In the late afternoon I passed private homes protected from the roads by marching lines of conifers, and then lonely radio stations and long corridors of felled trees that marked the paths of ancient railroads. Then I slipped through the cottage country just outside the park without incident. No strange storms or cold winds were on the horizon, and my grandmother had finally gone silent.

Helen Forgrave popped herself up into my consciousness like a gopher, and I let her look around and admire all the growing stuff. I let her babble about how northern forests and southern forests met here, making for an extra-diverse patch of land. I liked that - I was learning that for something like me a border between two unchallengeable powers was a workable arrangement.

Out of nowhere I found myself looking at a giant dish in the forest about an hour before sundown. I tiptoed around it, wondering if humans had any of their own secrets that even the spirits didn't know about.

By sunset on this day - I had completely lost track of days between the multiple bouts of unconsciousness, and would need to find a newspaper to get synchronized - I was inside the park. Nothing challenged me, not even a fence.
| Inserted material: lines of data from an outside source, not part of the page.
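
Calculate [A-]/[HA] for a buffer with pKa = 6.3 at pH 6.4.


[A-]/[HA] = 10^(pH - pKa)
= 10^(6.4 - 6.3)
= 1.2589

1.2589


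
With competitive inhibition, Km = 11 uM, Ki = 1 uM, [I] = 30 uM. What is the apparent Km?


Km_app = Km * (1 + [I]/Ki)
Km_app = 11 * (1 + 30/1)
Km_app = 341.0 uM

341.0 uM


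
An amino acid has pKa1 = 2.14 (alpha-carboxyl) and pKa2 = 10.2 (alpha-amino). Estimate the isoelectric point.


pI = (pKa1 + pKa2) / 2
pI = (2.14 + 10.2) / 2
pI = 6.17

6.17


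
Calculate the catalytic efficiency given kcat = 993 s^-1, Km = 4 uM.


Catalytic efficiency = kcat / Km
= 993 / 4
= 248.25 uM^-1*s^-1

248.25 uM^-1*s^-1


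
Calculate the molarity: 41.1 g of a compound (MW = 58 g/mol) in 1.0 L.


C = (mass / MW) / volume
C = (41.1 / 58) / 1.0
C = 0.7086 M

0.7086 M


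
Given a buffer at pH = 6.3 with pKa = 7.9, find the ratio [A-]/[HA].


[A-]/[HA] = 10^(pH - pKa)
= 10^(6.3 - 7.9)
= 0.0251

0.0251


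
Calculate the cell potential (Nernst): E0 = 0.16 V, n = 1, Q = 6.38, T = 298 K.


E = E0 - (RT/nF) * ln(Q)
E = 0.16 - (8.314 * 298 / (1 * 96485)) * ln(6.38)
E = 0.1124 V

0.1124 V


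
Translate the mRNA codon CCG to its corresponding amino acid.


Standard genetic code lookup.
Codon CCG -> Pro

Pro


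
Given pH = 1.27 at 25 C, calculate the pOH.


pOH = 14 - pH
pOH = 14 - 1.27
pOH = 12.73

12.73


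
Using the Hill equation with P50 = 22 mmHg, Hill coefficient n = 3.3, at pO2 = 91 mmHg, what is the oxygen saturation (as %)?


Y = pO2^n / (P50^n + pO2^n)
Y = 91^3.3 / (22^3.3 + 91^3.3)
Y = 99.09%

99.09%


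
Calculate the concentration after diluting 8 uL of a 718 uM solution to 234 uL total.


C2 = C1 * V1 / V2
C2 = 718 * 8 / 234
C2 = 24.547 uM

24.547 uM


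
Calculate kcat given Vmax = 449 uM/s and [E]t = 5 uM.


kcat = Vmax / [E]t
kcat = 449 / 5
kcat = 89.8 s^-1

89.8 s^-1


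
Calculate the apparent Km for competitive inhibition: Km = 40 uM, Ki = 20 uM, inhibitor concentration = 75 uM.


Km_app = Km * (1 + [I]/Ki)
Km_app = 40 * (1 + 75/20)
Km_app = 190.0 uM

190.0 uM


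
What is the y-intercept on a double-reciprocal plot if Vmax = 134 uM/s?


y-intercept = 1/Vmax
= 1/134
= 0.0075 s/uM

0.0075 s/uM


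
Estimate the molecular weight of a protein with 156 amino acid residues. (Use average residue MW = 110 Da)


MW = n_residues * 110 Da
MW = 156 * 110
MW = 17160 Da

17160 Da


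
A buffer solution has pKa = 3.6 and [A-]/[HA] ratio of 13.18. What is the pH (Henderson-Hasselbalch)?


pH = pKa + log10([A-]/[HA])
pH = 3.6 + log10(13.18)
pH = 4.7199

4.7199


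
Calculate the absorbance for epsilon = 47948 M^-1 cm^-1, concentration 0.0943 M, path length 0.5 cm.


A = epsilon * c * l
A = 47948 * 0.0943 * 0.5
A = 2260.7482

2260.7482


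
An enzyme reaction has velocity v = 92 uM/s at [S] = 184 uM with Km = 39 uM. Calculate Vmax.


Vmax = v * (Km + [S]) / [S]
Vmax = 92 * (39 + 184) / 184
Vmax = 111.5 uM/s

111.5 uM/s


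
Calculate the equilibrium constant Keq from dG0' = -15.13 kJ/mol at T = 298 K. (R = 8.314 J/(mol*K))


Keq = exp(-dG0 * 1000 / (R * T))
Keq = exp(-(-15.13) * 1000 / (8.314 * 298))
Keq = 448.8933

448.8933


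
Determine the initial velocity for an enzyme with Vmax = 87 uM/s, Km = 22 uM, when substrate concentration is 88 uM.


v = Vmax * [S] / (Km + [S])
v = 87 * 88 / (22 + 88)
v = 69.6 uM/s

69.6 uM/s


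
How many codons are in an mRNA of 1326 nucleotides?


codons = nucleotides / 3
codons = 1326 / 3 = 442

442


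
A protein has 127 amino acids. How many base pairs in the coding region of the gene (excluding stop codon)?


Each amino acid = 1 codon = 3 bp
bp = 127 * 3 = 381 bp

381 bp


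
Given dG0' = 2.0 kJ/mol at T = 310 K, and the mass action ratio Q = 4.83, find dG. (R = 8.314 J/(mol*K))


dG = dG0' + RT * ln(Q) / 1000
dG = 2.0 + 8.314 * 310 * ln(4.83) / 1000
dG = 6.0589 kJ/mol

6.0589 kJ/mol


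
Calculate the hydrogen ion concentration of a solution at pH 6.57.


[H+] = 10^(-pH)
[H+] = 10^(-6.57)
[H+] = 2.692e-07 M

2.692e-07 M


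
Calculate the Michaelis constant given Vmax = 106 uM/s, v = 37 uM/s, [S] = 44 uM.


Km = [S] * (Vmax - v) / v
Km = 44 * (106 - 37) / 37
Km = 82.0541 uM

82.0541 uM


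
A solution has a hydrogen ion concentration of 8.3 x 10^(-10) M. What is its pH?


pH = -log10([H+])
pH = -log10(8.3 x 10^(-10))
pH = 9.0809

9.0809


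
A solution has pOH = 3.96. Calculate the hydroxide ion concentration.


[OH-] = 10^(-pOH)
[OH-] = 10^(-3.96)
[OH-] = 1.096e-04 M

1.096e-04 M


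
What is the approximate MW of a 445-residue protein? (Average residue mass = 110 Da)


MW = n_residues * 110 Da
MW = 445 * 110
MW = 48950 Da

48950 Da


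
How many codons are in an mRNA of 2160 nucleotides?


codons = nucleotides / 3
codons = 2160 / 3 = 720

720


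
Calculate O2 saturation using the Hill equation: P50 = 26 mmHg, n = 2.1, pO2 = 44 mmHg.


Y = pO2^n / (P50^n + pO2^n)
Y = 44^2.1 / (26^2.1 + 44^2.1)
Y = 75.12%

75.12%


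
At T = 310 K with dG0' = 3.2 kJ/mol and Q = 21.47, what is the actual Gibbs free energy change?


dG = dG0' + RT * ln(Q) / 1000
dG = 3.2 + 8.314 * 310 * ln(21.47) / 1000
dG = 11.1038 kJ/mol

11.1038 kJ/mol


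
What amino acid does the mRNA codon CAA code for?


Standard genetic code lookup.
Codon CAA -> Gln

Gln


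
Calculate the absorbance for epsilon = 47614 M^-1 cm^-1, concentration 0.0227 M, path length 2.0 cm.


A = epsilon * c * l
A = 47614 * 0.0227 * 2.0
A = 2161.6756

2161.6756


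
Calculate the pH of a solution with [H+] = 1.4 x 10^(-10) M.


pH = -log10([H+])
pH = -log10(1.4 x 10^(-10))
pH = 9.8539

9.8539


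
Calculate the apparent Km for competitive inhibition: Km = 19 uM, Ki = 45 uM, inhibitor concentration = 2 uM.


Km_app = Km * (1 + [I]/Ki)
Km_app = 19 * (1 + 2/45)
Km_app = 19.8444 uM

19.8444 uM


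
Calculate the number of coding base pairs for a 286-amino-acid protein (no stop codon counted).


Each amino acid = 1 codon = 3 bp
bp = 286 * 3 = 858 bp

858 bp


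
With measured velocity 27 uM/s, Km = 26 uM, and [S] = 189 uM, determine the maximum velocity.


Vmax = v * (Km + [S]) / [S]
Vmax = 27 * (26 + 189) / 189
Vmax = 30.7143 uM/s

30.7143 uM/s


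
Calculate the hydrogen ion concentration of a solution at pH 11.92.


[H+] = 10^(-pH)
[H+] = 10^(-11.92)
[H+] = 1.202e-12 M

1.202e-12 M


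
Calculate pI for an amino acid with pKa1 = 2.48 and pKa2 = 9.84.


pI = (pKa1 + pKa2) / 2
pI = (2.48 + 9.84) / 2
pI = 6.16

6.16


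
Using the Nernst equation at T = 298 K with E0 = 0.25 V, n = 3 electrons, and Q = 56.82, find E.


E = E0 - (RT/nF) * ln(Q)
E = 0.25 - (8.314 * 298 / (3 * 96485)) * ln(56.82)
E = 0.2154 V

0.2154 V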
Then night came, and I seemed to have the park to myself. And for the first time in a long while, no one to bug me. Even the bugs didn't want to touch me, and they were swarming visibly across the lakes in places.

"Ahhh," I sighed, slumped down upon the shore of a tiny lake free of canoes or docks and napped. When I awoke, just before midnight, I was back to my first days as a vampire: running through the woods, hunting and exploring, and seeing what this new body could do.

***

I stopped rushing through the woods on my first night when I found a spot in Algonquin Park that passed every sense - no smells, sounds, or sight of humans in the faintest. Clean water, beaver dams, cackling loons, not even any trails that made the area easily accessible by foot. In places the trees were packed like a box of q-tips, and an eight-foot tall ape-man could be unseen a few paces away. Poking my head underwater and yodeling down into the depths, I got no feline answer. It was all excellent. Excellent enough, perhaps, to keep me here until autumn threatened to change the leaves. Then I would jog south, I decided - in a straight line I could hit the northern shore of Lake Ontario in ten days or less.